Multilateralismus nach Gutdünken

Kurt Stenger über die Rolle der WTO im Zeitalter des neuen Protektionismus

Die WTO, was war das noch mal gleich? Die Zeiten, in denen die Welthandelsorganisation für die einen der Hort eines geregelten Freihandels war und für die anderen das Schreckgespenst einer Globalisierung im Interesse der Ersten Welt symbolisierte, sind lange vorbei. Die UN-Organisation fristet ein Schattendasein - selbstverschuldet, denn Entwicklungsländer haben hier genauso wenig zu sagen wie die Befürworter von Umwelt- und Sozialstandards im Welthandel. Stattdessen dominiert das Recht des Stärkeren: mittels bilateraler Freihandelsverträge und protektionistischer Hauruckmaßnahmen.

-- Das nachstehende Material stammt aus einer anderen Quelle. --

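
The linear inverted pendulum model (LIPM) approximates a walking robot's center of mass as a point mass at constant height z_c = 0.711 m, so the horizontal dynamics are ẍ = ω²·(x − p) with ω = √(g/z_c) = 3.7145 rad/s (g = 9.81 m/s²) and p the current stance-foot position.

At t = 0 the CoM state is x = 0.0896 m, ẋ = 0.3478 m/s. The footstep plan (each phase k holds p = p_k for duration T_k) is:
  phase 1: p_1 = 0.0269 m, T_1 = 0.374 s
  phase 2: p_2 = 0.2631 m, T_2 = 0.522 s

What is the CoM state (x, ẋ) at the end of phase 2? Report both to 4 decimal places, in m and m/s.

x = 1.6045, ẋ = 5.1129

phase 1: p=0.0269, T=0.374, ωT=1.389223, cosh=2.130500, sinh=1.881231; start (x,ẋ)=(0.089600, 0.347800) → end (x,ẋ)=(0.336628, 1.179125)
phase 2: p=0.2631, T=0.522, ωT=1.938969, cosh=3.547716, sinh=3.403864; start (x,ẋ)=(0.336628, 1.179125) → end (x,ẋ)=(1.604473, 5.112862)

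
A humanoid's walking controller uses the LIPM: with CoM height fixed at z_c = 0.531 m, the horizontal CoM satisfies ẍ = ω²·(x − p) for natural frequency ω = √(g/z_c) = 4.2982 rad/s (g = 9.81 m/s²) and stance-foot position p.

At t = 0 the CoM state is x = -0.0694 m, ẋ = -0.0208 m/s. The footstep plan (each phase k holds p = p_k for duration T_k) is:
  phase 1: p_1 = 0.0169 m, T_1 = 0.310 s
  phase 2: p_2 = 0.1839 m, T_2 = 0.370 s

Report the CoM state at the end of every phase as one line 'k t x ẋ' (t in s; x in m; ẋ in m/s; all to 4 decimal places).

phase 1: p=0.0169, T=0.310, ωT=1.332442, cosh=2.027060, sinh=1.763228; start (x,ẋ)=(-0.069400, -0.020800) → end (x,ẋ)=(-0.166568, -0.696205)
phase 2: p=0.1839, T=0.370, ωT=1.590334, cosh=2.554622, sinh=2.350765; start (x,ẋ)=(-0.166568, -0.696205) → end (x,ẋ)=(-1.092181, -5.319690)

1 0.3100 -0.1666 -0.6962
2 0.6800 -1.0922 -5.3197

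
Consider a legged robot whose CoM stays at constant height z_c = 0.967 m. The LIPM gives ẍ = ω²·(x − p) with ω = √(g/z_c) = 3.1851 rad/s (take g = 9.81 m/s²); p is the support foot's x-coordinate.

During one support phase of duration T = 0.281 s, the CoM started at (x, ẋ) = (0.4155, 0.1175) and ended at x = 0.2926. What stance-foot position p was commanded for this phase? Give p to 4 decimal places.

ωT = 3.1851·0.281 = 0.895013; cosh(ωT) = 1.427985, sinh(ωT) = 1.019383
x(T) = p + (x₀−p)·cosh(ωT) + (ẋ₀/ω)·sinh(ωT) ⇒ p·(1 − cosh) = x(T) − x₀·cosh − (ẋ₀/ω)·sinh
numerator   = 0.2926 − (0.4155)·1.427985 − (0.1175/3.1851)·1.019383 = -0.338333
denominator = 1 − 1.427985 = -0.427985
p = -0.338333 / -0.427985 = 0.7905

p = 0.7905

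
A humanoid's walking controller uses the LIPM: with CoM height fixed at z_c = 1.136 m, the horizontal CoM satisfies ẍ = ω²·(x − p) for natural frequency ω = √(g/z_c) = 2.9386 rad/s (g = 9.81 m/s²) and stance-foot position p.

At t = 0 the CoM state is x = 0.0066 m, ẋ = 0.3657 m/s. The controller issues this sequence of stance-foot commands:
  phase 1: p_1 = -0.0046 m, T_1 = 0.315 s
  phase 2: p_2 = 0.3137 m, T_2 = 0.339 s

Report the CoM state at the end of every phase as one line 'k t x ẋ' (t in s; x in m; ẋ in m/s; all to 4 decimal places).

phase 1: p=-0.0046, T=0.315, ωT=0.925659, cosh=1.459900, sinh=1.063630; start (x,ẋ)=(0.006600, 0.365700) → end (x,ẋ)=(0.144116, 0.568892)
phase 2: p=0.3137, T=0.339, ωT=0.996185, cosh=1.538609, sinh=1.169323; start (x,ẋ)=(0.144116, 0.568892) → end (x,ẋ)=(0.279150, 0.292584)

1 0.3150 0.1441 0.5689
2 0.6540 0.2792 0.2926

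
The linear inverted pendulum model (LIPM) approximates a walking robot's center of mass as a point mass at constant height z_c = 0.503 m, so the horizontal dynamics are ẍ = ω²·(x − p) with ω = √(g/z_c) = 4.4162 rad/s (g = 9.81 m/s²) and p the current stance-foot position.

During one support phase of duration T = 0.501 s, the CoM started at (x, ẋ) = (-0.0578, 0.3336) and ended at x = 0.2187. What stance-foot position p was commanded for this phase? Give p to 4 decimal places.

p = -0.0400

ωT = 4.4162·0.501 = 2.212516; cosh(ωT) = 4.624054, sinh(ωT) = 4.514629
x(T) = p + (x₀−p)·cosh(ωT) + (ẋ₀/ω)·sinh(ωT) ⇒ p·(1 − cosh) = x(T) − x₀·cosh − (ẋ₀/ω)·sinh
numerator   = 0.2187 − (-0.0578)·4.624054 − (0.3336/4.4162)·4.514629 = 0.144935
denominator = 1 − 4.624054 = -3.624054
p = 0.144935 / -3.624054 = -0.0400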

Wenn sich die EU im Streit um die neuen US-Stahlzölle jetzt plötzlich der WTO entsinnt, ist dies ein durchsichtiges Manöver. Die Europäer waren in den vergangenen Jahren ja besonders fleißig, wenn es darum ging, unter Umgehung dieser Organisation Abkommen abzuschließen. Jetzt sucht man sich beim Vorgehen gegen die USA die Rückendeckung internationaler Regelwerke. Selbst Donald Trump kommt nicht umhin, seine nationalistische Zollpolitik mit einem Passus aus dem GATT-Abkommen zu begründen, das die Grundlage der WTO-Arbeit darstellt. Doch genau das ist der Tod des Multilateralismus: wenn Staaten nur dann auf globale Regeln zurückgreifen, wenn es ihnen gerade mal in den Kram passt.